Na investigação de Heidegger, fenomenologia é o método da ontologia. O Ser é a coisa mesma do pensar. Em sua forma juvenil, esta investigação se estrutura como hermenêutica da faticidade da vida humana. É junto às estruturas da existência (vida humana fática) que se pode haurir o sentido do ser de um modo privilegiado. Um campo fenomenal importante, que põe em relevo esta faticidade da existência é a vida religiosa. Heidegger procurou realizar o exercício da análise fenomenológica da faticidade da existência a partir da hermenêutica de textos fundamentais da vida do espírito na religiosidade cristã. Assim, a mística mostrou-se terreno fecundo de investigação fenomenológico-ontológico-existencial. O artigo de Renato Kirchner e Jealison Machado Laroca, que intenta uma interpretação do poema "Noite Escura" de São João da Cruz trilha por este caminho aberto por Heidegger. A experiência do mistério - raiz da mística - mostra-se como singular, intransferível, incomunicável; como algo que acontece no mais recôndito da alma humana, no silêncio de seu fundo. A escuridão do mistério é supraluminosa; é a mais intensa iluminação. No não-saber do mistério da experiência e da experiência do mistério o pensamento da mística chega a seu ápice.

Do fundo da alma e da centelha divina que nela se esconde, bem como da douta ignorância (o saber do não-saber) da experiência mística falava muitas vezes em seus Sermões e Tratados e Conversações o Mestre Eckhart. No seu pensamento, a mística especulativa da escolástica chega a alturas ousadas. Do nada do mistério é que provém toda acriação. O artigo de Ênio Paulo Giachini aponta para a importância da concriatividade na vida humana.
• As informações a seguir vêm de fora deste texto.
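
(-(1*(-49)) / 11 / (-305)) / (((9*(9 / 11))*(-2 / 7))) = 343 / 49410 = 0.01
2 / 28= 1 / 14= 0.07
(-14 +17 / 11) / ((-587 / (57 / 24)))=2603 / 51656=0.05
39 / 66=13 / 22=0.59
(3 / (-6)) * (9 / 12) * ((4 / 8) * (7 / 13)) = -21 / 208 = -0.10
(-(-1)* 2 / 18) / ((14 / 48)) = 8 / 21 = 0.38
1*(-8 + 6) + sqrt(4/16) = -3/2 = -1.50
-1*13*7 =-91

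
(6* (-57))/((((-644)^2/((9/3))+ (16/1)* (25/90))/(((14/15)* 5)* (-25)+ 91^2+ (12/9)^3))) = -12568557/622124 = -20.20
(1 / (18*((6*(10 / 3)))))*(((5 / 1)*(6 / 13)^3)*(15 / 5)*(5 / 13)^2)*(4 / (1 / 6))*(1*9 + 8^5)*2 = 353991600 / 371293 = 953.40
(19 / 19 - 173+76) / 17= -96 / 17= -5.65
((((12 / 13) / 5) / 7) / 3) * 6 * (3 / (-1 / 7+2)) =72 / 845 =0.09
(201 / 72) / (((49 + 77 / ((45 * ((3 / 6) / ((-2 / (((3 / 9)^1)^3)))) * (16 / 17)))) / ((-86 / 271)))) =14405 / 2395911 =0.01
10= 10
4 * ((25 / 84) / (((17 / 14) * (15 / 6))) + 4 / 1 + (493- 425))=14708 / 51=288.39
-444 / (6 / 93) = -6882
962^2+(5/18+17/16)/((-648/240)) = 1799062171/1944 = 925443.50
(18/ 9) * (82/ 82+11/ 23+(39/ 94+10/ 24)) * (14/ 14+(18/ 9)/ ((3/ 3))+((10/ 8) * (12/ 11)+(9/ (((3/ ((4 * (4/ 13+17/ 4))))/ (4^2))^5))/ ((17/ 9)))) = 191277133903.70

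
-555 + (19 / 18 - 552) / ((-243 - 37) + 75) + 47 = -1864603 / 3690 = -505.31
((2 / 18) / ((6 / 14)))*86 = 602 / 27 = 22.30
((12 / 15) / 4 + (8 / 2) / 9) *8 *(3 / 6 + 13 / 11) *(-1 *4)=-17168 / 495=-34.68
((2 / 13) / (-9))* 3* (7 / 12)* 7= -49 / 234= -0.21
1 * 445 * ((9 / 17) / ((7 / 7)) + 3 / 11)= 66750 / 187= 356.95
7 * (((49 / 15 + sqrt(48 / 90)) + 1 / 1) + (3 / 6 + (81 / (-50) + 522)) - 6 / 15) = 14 * sqrt(30) / 15 + 275492 / 75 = 3678.34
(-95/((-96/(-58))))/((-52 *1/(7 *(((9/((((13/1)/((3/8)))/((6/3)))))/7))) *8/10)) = 0.72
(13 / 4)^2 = 169 / 16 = 10.56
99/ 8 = 12.38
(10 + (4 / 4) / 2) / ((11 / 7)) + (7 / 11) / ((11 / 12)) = 1785 / 242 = 7.38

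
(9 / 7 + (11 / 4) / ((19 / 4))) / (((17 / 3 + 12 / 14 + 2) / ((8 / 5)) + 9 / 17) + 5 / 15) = 33728 / 111967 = 0.30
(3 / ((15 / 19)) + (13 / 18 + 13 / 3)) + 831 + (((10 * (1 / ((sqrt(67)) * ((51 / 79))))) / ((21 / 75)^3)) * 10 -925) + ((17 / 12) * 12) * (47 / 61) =-395533 / 5490 + 123437500 * sqrt(67) / 1172031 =790.03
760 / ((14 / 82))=31160 / 7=4451.43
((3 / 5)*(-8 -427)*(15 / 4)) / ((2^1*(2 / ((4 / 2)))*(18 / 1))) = -435 / 16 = -27.19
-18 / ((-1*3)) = 6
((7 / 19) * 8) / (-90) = -28 / 855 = -0.03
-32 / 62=-16 / 31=-0.52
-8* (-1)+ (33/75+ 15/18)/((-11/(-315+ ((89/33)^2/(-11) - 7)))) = 896368169/19765350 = 45.35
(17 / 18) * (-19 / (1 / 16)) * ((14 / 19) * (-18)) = 3808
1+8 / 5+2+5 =9.60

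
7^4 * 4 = 9604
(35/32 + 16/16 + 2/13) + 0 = 935/416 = 2.25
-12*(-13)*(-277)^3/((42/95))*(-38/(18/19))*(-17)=-322175405447870/63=-5113895324569.37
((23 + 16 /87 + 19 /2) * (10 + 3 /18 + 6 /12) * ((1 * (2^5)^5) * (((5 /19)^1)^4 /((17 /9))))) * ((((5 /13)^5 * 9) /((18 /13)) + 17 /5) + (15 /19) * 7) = 547062605689126912000 /2050876042631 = 266745817.06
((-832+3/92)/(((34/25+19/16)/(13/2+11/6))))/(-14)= 194.39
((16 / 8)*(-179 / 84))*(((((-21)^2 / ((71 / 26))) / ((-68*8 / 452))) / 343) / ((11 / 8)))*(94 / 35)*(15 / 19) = 222456546 / 86526209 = 2.57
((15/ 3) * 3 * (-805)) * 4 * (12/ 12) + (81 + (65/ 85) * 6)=-819645/ 17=-48214.41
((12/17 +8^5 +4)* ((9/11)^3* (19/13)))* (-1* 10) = -77168907360/294151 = -262344.54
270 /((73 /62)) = 16740 /73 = 229.32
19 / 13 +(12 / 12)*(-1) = 6 / 13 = 0.46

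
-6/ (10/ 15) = -9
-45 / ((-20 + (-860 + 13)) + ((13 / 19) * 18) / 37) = 10545 / 203089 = 0.05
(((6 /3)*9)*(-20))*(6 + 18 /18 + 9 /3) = -3600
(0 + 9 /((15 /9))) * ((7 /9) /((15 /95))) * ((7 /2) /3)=31.03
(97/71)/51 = 97/3621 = 0.03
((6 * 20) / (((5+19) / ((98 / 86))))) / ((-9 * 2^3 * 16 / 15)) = -1225 / 16512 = -0.07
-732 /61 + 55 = 43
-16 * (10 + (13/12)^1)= -532/3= -177.33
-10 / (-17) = 10 / 17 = 0.59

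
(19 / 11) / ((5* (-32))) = -19 / 1760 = -0.01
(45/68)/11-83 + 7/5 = -304959/3740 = -81.54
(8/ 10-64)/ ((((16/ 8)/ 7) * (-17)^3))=0.05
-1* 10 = -10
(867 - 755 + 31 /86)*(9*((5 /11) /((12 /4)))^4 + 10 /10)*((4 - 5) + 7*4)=1918984833 /629563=3048.12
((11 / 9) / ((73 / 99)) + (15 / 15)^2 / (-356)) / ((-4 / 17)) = -731051 / 103952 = -7.03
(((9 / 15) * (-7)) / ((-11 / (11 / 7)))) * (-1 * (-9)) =27 / 5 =5.40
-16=-16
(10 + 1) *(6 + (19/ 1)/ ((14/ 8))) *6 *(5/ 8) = 9735/ 14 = 695.36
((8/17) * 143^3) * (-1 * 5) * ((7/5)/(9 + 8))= -163755592/289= -566628.35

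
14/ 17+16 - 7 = 167/ 17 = 9.82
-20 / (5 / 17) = -68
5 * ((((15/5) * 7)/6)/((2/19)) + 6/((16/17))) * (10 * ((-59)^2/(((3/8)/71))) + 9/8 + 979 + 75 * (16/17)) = 4262749040035/3264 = 1305989289.23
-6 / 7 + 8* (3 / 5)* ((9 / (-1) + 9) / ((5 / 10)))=-6 / 7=-0.86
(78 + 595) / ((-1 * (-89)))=7.56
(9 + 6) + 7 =22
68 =68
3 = 3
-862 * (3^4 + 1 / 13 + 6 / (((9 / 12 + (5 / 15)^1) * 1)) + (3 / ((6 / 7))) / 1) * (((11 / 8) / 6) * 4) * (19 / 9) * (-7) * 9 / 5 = 492461893 / 260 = 1894084.20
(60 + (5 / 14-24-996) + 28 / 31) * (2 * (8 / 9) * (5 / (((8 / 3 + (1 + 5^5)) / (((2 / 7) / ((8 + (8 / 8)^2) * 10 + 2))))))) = -180910 / 21386001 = -0.01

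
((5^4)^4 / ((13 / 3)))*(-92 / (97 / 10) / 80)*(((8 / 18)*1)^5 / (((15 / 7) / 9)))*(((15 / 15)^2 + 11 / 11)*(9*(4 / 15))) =-4025000000000000 / 2757807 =-1459492995.70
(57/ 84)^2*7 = 361/ 112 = 3.22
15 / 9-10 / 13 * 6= -115 / 39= -2.95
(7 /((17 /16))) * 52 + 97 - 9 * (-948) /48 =41979 /68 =617.34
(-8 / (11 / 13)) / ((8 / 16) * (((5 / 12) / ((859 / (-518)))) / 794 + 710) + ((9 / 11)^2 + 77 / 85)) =-795865836480 / 30015824441029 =-0.03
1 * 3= 3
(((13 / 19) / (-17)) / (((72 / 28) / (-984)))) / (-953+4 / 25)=-1300 / 80427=-0.02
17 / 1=17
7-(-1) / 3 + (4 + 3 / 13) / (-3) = 77 / 13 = 5.92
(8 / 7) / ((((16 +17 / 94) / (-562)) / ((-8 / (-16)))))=-211312 / 10647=-19.85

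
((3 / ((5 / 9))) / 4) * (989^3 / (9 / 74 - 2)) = -966394307331 / 1390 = -695247703.12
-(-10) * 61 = 610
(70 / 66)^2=1225 / 1089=1.12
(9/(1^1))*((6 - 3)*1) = 27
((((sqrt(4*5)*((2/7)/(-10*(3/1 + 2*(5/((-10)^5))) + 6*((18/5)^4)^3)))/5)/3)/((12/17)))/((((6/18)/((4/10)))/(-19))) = -50468750000*sqrt(5)/1166084802049851033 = -0.00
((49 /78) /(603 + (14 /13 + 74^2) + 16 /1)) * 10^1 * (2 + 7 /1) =0.01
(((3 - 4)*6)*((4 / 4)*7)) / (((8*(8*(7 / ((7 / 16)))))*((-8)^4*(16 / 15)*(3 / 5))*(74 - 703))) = 525 / 21105737728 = 0.00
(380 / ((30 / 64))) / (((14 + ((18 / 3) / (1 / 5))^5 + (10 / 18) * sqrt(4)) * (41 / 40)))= 36480 / 1120838197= 0.00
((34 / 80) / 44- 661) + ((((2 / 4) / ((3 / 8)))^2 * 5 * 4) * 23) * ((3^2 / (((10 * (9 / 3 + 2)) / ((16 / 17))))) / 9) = -645.60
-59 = -59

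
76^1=76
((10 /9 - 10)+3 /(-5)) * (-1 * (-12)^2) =6832 /5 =1366.40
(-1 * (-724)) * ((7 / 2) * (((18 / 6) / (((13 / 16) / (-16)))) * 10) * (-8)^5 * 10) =6377019801600 / 13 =490539984738.46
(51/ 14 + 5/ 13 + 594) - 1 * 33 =102835/ 182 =565.03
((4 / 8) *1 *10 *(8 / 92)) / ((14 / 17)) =85 / 161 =0.53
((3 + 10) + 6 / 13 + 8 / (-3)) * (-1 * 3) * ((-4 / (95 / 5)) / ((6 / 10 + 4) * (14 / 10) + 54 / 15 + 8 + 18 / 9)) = 42100 / 123747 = 0.34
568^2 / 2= 161312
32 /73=0.44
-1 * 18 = -18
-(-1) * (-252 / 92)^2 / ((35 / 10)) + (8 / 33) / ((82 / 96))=579146 / 238579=2.43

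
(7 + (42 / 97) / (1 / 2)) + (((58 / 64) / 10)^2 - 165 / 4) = -331515223 / 9932800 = -33.38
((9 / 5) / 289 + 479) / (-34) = -346082 / 24565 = -14.09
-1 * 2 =-2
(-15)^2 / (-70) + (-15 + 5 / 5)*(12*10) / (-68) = 5115 / 238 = 21.49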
Este conceito, central na fenomenologia estrutural de Heinrich Rombach, é trabalhado neste artigo à luz de uma das Conversações de Mestre Eckhart com seus orientandos. É posto em evidência que a criatividade não consiste na mera inovação. Criatividade é, em sua essência, não a produção de coisas novas, mas a abertura de novas dimensões para que as coisas apareçam - dimensões que só fazem enriquecer a riqueza da vida humana.

Para terminar, acrescentamos uma tradução de um texto do século XII, a respeito da Unidade. Trata-se de um opúsculo atribuído a Dominicus Gundisalvi. Desde os primórdios, o ser e o uno são temas centrais da metafísica da tradição. O texto traduzido mostra a riqueza que este tema traz para a compreensão fenomenológico-ontológica do Uno Todo da realidade do real. O tema do Um abre a perspectiva para uma "mathesis universalis" toda própria?

Desejamos a todos que a leitura destes textos lhes ajude a meditar sobre tantos e tão belos caminhos que muitos abriram no diálogo entre a fenomenologia hodierna e a fenomenologia vigente no ontem, no vigor recolhido do passado, da tradição. E que esta meditação ajude-nos a preparar a fenomenologia do amanhã.

Brasília, 21 de agosto de 2018

 

 

(Este número foi finalizado em 26 de agosto de 2018)
1 Autò tò prágma hõdopoíõsen autois kaì synênánkase zêteín: Metafísica I, 3, 984a 18s.
2 anankazómenos d'akoloutheín toís phainoménois: Metafísica, I, 986b 31.
3 hyp'autês tes aletheías... anankazómenoi: Metafísica, I, 984b 10.